Gigadome

The “Gigadome” geodesic dome was developed as a temporary, large-span spatial structure for Planet Budapest 2026. The structure was realized within a constrained, post-industrial site located on former railway infrastructure in Budapest, imposing significant geometric and logistical boundary conditions.
The dome was designed as a hemispherical grid structure with a span of 72 m and a total surface area exceeding 4,000 m², currently representing the largest geodesic dome of this type constructed in Europe. The primary load-bearing system consists of approximately 2,000 linear members interconnected through nearly 1,000 spatial nodes, forming a triangulated network ensuring global stiffness and efficient load redistribution.

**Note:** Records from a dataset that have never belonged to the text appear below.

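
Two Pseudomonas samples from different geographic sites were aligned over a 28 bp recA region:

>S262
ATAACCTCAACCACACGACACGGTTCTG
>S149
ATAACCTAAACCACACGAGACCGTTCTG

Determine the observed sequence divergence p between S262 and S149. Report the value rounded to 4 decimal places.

0.1071

Mismatches occur at site 8 (C→A), site 19 (C→G), site 22 (G→C).
There are 3 differences over 28 sites, so p = 3/28 = 0.1071.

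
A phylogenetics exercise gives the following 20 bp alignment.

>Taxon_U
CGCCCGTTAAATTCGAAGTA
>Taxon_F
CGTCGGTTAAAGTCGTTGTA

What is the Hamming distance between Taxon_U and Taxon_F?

The sequences differ at positions 3 (C/T), 5 (C/G), 12 (T/G), 16 (A/T), 17 (A/T).
That gives 5 mismatches out of 20 aligned sites, so the Hamming distance is 5.

5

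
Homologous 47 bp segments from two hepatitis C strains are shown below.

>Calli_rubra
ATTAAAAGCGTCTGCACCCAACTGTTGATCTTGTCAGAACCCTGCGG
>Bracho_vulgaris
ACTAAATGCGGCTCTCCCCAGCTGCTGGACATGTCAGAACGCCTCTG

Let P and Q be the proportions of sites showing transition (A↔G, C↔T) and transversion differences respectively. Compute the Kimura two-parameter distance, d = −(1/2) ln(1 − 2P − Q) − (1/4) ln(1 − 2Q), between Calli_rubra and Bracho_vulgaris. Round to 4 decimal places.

The sequences differ at positions 2 (T/C, transition), 7 (A/T, transversion), 11 (T/G, transversion), 14 (G/C, transversion), 15 (C/T, transition), 16 (A/C, transversion), 21 (A/G, transition), 25 (T/C, transition), 28 (A/G, transition), 29 (T/A, transversion), 31 (T/A, transversion), 41 (C/G, transversion), 43 (T/C, transition), 44 (G/T, transversion), 46 (G/T, transversion).
Of the 15 differences, 6 transitions and 9 transversions over 47 sites: P = 6/47 = 0.127660, Q = 9/47 = 0.191489.
d = −0.5·ln(0.553191) − 0.25·ln(0.617022) = −0.5·(-0.592052) − 0.25·(-0.482851) = 0.4167.

0.4167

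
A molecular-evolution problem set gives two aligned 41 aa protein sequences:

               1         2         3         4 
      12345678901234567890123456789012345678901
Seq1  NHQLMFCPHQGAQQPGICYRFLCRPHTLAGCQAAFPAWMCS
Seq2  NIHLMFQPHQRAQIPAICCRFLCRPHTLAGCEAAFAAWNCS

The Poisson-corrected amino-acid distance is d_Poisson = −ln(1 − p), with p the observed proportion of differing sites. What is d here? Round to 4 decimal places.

0.2796

The sequences differ at positions 2 (H/I), 3 (Q/H), 7 (C/Q), 11 (G/R), 14 (Q/I), 16 (G/A), 19 (Y/C), 32 (Q/E), 36 (P/A), 39 (M/N).
p = 10/41 = 0.243902.
d = −ln(1 − 0.243902) = −ln(0.756098) = 0.2796.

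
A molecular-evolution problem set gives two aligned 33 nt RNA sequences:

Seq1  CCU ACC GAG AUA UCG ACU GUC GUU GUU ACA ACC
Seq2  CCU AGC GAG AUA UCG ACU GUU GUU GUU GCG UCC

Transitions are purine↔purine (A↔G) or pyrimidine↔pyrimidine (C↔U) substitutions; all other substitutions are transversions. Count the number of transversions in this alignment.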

The structural system is supported on prefabricated foundation units, stabilized by ballast in the form of concrete railway sleepers. Due to irregular terrain conditions and the presence of existing infrastructure, the geometric integration of the structure was based on high-resolution 3D laser scanning data (point cloud), enabling precise positioning and minimization of geometric deviations during installation.

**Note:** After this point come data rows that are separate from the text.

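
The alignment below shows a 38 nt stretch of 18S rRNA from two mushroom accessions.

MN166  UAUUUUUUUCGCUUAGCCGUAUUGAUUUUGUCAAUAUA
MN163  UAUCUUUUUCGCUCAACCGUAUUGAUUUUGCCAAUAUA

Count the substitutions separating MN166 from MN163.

The sequences differ at positions 4 (U/C), 14 (U/C), 16 (G/A), 31 (U/C).
That gives 4 mismatches out of 38 aligned sites, so the Hamming distance is 4.

4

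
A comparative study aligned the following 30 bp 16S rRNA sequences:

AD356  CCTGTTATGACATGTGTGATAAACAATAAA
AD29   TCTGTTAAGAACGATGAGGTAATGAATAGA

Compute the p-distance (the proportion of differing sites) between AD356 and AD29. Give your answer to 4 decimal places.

0.3667

Differing sites — 1:C/T; 8:T/A; 11:C/A; 12:A/C; 13:T/G; 14:G/A; 17:T/A; 19:A/G; 23:A/T; 24:C/G; 29:A/G.
There are 11 differences over 30 sites, so p = 11/30 = 0.3667.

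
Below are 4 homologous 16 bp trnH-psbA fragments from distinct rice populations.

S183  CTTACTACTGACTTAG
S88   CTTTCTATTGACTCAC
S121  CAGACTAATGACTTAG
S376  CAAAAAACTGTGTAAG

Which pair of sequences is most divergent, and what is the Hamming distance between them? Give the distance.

Pairwise Hamming distances:
  S183 vs S88: 4
  S183 vs S121: 3
  S183 vs S376: 7
  S88 vs S121: 6
  S88 vs S376: 10
  S121 vs S376: 7
The largest is 10, between S88 and S376.

10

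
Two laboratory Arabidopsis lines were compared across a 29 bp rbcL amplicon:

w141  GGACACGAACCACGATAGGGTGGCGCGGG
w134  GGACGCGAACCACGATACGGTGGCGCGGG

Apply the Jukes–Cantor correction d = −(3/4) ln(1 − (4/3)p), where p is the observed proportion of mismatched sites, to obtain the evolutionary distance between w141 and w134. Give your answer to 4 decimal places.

The sequences differ at positions 5 (A/G), 18 (G/C).
p = 2/29 = 0.068966.
d = −0.75 · ln(1 − (4/3)·0.068966) = −0.75 · ln(0.908045) = −0.75 · (-0.096461) = 0.0723.

0.0723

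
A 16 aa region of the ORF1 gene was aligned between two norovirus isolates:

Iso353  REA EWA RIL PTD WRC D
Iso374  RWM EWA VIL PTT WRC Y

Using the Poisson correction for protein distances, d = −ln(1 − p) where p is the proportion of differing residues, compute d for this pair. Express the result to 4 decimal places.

Differing sites — 2:E/W; 3:A/M; 7:R/V; 12:D/T; 16:D/Y.
p = 5/16 = 0.312500.
d = −ln(1 − 0.312500) = −ln(0.687500) = 0.3747.

0.3747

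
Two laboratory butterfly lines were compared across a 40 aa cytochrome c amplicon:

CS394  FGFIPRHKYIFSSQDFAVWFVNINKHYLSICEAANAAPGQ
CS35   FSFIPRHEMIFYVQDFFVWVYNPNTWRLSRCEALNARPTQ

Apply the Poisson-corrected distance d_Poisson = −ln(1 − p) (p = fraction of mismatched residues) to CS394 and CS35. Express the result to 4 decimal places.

The sequences differ at positions 2 (G/S), 8 (K/E), 9 (Y/M), 12 (S/Y), 13 (S/V), 17 (A/F), 20 (F/V), 21 (V/Y), 23 (I/P), 25 (K/T), 26 (H/W), 27 (Y/R), 30 (I/R), 34 (A/L), 37 (A/R), 39 (G/T).
p = 16/40 = 0.400000.
d = −ln(1 − 0.400000) = −ln(0.600000) = 0.5108.

0.5108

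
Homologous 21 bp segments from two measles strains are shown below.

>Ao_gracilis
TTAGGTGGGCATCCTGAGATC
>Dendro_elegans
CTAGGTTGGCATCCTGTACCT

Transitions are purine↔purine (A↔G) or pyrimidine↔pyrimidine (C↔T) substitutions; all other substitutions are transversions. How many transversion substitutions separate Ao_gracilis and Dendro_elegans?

The sequences differ at positions 1 (T/C, transition), 7 (G/T, transversion), 17 (A/T, transversion), 18 (G/A, transition), 19 (A/C, transversion), 20 (T/C, transition), 21 (C/T, transition).
Of the 7 differences, 4 transitions and 3 transversions, so the answer is 3.

3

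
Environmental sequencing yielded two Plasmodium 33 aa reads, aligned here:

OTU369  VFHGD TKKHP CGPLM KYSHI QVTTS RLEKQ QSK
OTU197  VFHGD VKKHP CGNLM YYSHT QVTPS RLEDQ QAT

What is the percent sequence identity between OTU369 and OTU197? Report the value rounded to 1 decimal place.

Mismatches occur at site 6 (T↔V), site 13 (P↔N), site 16 (K↔Y), site 20 (I↔T), site 24 (T↔P), site 29 (K↔D), site 32 (S↔A), site 33 (K↔T).
25 of the 33 sites match, so the percent identity is 25/33 × 100 = 75.8%.

75.8%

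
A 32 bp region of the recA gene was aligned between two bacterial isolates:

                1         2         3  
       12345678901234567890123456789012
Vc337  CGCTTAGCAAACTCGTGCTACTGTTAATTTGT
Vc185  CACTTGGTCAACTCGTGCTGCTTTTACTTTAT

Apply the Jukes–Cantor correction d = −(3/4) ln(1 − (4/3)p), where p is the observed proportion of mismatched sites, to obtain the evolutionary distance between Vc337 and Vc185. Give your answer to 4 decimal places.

0.3041

Mismatches occur at site 2 (G/A), site 6 (A/G), site 8 (C/T), site 9 (A/C), site 20 (A/G), site 23 (G/T), site 27 (A/C), site 31 (G/A).
p = 8/32 = 0.250000.
d = −0.75 · ln(1 − (4/3)·0.250000) = −0.75 · ln(0.666667) = −0.75 · (-0.405465) = 0.3041.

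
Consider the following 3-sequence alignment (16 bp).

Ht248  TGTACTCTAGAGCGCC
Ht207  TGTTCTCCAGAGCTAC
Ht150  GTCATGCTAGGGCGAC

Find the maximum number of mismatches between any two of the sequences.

Pairwise Hamming distances:
  Ht248 vs Ht207: 4
  Ht248 vs Ht150: 7
  Ht207 vs Ht150: 9
The largest is 9, between Ht207 and Ht150.

9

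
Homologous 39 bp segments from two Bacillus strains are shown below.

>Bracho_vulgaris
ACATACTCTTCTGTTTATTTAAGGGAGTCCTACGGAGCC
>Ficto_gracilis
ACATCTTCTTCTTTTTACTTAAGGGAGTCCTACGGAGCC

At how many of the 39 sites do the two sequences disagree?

Mismatches occur at site 5 (A↔C), site 6 (C↔T), site 13 (G↔T), site 18 (T↔C).
That gives 4 mismatches out of 39 aligned sites, so the Hamming distance is 4.

4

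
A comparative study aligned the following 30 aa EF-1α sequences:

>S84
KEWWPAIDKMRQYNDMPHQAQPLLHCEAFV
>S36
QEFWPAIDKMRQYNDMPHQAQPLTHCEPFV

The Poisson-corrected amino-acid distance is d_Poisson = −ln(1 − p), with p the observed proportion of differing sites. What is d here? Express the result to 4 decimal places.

0.1431

The sequences differ at positions 1 (K/Q), 3 (W/F), 24 (L/T), 28 (A/P).
p = 4/30 = 0.133333.
d = −ln(1 − 0.133333) = −ln(0.866667) = 0.1431.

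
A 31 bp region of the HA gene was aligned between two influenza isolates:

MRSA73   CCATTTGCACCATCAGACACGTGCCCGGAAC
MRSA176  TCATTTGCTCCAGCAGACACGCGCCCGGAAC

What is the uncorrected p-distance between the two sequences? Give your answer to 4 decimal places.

Mismatches occur at site 1 (C↔T), site 9 (A↔T), site 13 (T↔G), site 22 (T↔C).
There are 4 differences over 31 sites, so p = 4/31 = 0.1290.

0.1290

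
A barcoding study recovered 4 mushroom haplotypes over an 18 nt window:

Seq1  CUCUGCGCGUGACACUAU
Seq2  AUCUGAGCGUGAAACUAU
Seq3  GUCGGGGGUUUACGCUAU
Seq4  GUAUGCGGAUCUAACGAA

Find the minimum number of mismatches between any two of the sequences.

Pairwise Hamming distances:
  Seq1 vs Seq2: 3
  Seq1 vs Seq3: 7
  Seq1 vs Seq4: 9
  Seq2 vs Seq3: 8
  Seq2 vs Seq4: 9
  Seq3 vs Seq4: 10
The smallest is 3, between Seq1 and Seq2.

3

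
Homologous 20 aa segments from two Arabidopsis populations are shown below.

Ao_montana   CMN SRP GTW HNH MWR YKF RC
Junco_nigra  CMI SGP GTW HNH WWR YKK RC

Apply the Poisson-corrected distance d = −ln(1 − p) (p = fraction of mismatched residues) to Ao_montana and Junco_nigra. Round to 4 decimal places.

0.2231

The sequences differ at positions 3 (N/I), 5 (R/G), 13 (M/W), 18 (F/K).
p = 4/20 = 0.200000.
d = −ln(1 − 0.200000) = −ln(0.800000) = 0.2231.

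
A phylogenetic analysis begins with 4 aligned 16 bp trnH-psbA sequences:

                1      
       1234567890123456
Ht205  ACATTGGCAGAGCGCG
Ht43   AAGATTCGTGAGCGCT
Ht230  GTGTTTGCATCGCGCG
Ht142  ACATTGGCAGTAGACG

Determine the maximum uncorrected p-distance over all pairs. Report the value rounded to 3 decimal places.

0.750

Pairwise Hamming distances:
  Ht205 vs Ht43: 8
  Ht205 vs Ht230: 6
  Ht205 vs Ht142: 4
  Ht43 vs Ht230: 9
  Ht43 vs Ht142: 12
  Ht230 vs Ht142: 9
The largest is 12 mismatches, between Ht43 and Ht142; p = 12/16 = 0.750.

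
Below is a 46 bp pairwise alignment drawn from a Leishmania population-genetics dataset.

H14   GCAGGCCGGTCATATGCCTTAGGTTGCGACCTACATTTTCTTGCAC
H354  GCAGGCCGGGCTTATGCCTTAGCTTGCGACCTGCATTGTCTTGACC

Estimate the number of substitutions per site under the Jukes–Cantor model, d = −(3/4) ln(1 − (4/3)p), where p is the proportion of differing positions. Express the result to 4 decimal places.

The sequences differ at positions 10 (T/G), 12 (A/T), 23 (G/C), 33 (A/G), 38 (T/G), 44 (C/A), 45 (A/C).
p = 7/46 = 0.152174.
d = −0.75 · ln(1 − (4/3)·0.152174) = −0.75 · ln(0.797101) = −0.75 · (-0.226774) = 0.1701.

0.1701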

The geodesic grid geometry was generated using parametric modeling tools, specifically Rhino 3D in conjunction with Grasshopper, allowing for algorithmic control of node distribution and member optimization. Connection detailing, including the definition of primary node typologies, was developed using Tekla AutoConnection with customized parametric configurations to accommodate variable member orientations and force transfer mechanisms. Global structural analysis and verification were performed using AxisVM.

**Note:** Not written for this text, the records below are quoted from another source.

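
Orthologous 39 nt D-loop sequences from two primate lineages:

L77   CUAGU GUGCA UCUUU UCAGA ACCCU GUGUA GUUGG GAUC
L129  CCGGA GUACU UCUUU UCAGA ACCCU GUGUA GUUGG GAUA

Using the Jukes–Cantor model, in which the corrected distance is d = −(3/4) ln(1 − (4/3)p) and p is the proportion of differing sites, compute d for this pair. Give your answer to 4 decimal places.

0.1722

The sequences differ at positions 2 (U/C), 3 (A/G), 5 (U/A), 8 (G/A), 10 (A/U), 39 (C/A).
p = 6/39 = 0.153846.
d = −0.75 · ln(1 − (4/3)·0.153846) = −0.75 · ln(0.794872) = −0.75 · (-0.229574) = 0.1722.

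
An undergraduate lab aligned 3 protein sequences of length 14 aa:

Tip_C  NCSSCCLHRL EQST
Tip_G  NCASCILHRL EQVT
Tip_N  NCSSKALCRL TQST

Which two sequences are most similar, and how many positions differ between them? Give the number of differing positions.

3

Pairwise Hamming distances:
  Tip_C vs Tip_G: 3
  Tip_C vs Tip_N: 4
  Tip_G vs Tip_N: 6
The smallest is 3, between Tip_C and Tip_G.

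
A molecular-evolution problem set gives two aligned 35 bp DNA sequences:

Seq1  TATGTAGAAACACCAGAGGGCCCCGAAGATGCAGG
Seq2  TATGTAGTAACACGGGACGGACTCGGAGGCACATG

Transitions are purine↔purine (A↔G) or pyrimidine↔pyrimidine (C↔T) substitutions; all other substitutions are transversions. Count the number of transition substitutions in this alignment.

6

Mismatches occur at site 8 (A↔T, transversion), site 14 (C↔G, transversion), site 15 (A↔G, transition), site 18 (G↔C, transversion), site 21 (C↔A, transversion), site 23 (C↔T, transition), site 26 (A↔G, transition), site 29 (A↔G, transition), site 30 (T↔C, transition), site 31 (G↔A, transition), site 34 (G↔T, transversion).
Of the 11 differences, 6 transitions and 5 transversions, so the answer is 6.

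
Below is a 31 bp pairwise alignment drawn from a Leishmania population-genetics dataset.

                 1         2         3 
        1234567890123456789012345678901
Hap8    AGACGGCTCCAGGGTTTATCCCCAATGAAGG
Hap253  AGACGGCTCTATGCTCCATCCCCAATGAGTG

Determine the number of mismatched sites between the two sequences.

Differing sites — 10:C/T; 12:G/T; 14:G/C; 16:T/C; 17:T/C; 29:A/G; 30:G/T.
That gives 7 mismatches out of 31 aligned sites, so the Hamming distance is 7.

7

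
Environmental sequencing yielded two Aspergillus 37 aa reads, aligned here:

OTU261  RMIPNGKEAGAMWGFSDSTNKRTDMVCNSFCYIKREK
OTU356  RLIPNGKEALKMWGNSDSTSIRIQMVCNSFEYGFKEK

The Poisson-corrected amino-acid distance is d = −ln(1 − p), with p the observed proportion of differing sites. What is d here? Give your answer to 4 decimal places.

0.3920

Mismatches occur at site 2 (M→L), site 10 (G→L), site 11 (A→K), site 15 (F→N), site 20 (N→S), site 21 (K→I), site 23 (T→I), site 24 (D→Q), site 31 (C→E), site 33 (I→G), site 34 (K→F), site 35 (R→K).
p = 12/37 = 0.324324.
d = −ln(1 − 0.324324) = −ln(0.675676) = 0.3920.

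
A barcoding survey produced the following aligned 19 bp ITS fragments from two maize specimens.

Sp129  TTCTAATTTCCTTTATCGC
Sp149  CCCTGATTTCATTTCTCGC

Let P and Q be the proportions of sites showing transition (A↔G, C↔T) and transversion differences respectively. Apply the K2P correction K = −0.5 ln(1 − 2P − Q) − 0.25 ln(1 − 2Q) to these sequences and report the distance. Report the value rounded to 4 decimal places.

0.3324

The sequences differ at positions 1 (T/C, transition), 2 (T/C, transition), 5 (A/G, transition), 11 (C/A, transversion), 15 (A/C, transversion).
Of the 5 differences, 3 transitions and 2 transversions over 19 sites: P = 3/19 = 0.157895, Q = 2/19 = 0.105263.
d = −0.5·ln(0.578947) − 0.25·ln(0.789474) = −0.5·(-0.546544) − 0.25·(-0.236388) = 0.3324.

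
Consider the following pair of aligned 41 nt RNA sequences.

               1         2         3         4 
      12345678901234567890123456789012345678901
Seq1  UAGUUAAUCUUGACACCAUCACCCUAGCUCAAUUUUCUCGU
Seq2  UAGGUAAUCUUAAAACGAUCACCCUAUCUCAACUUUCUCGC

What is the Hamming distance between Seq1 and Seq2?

Mismatches occur at site 4 (U→G), site 12 (G→A), site 14 (C→A), site 17 (C→G), site 27 (G→U), site 33 (U→C), site 41 (U→C).
That gives 7 mismatches out of 41 aligned sites, so the Hamming distance is 7.

7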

The erection methodology constituted a critical aspect of the project. Due to the scale and geometry of the structure, assembly was executed using the largest available crane in Hungary. A dual-directional erection strategy was adopted, with concurrent assembly progressing from the base ring and the crown. The final construction phase involved the closure of the structural system through the alignment and connection of two independently assembled segments, requiring high geometric precision and controlled load transfer during the final joining operation.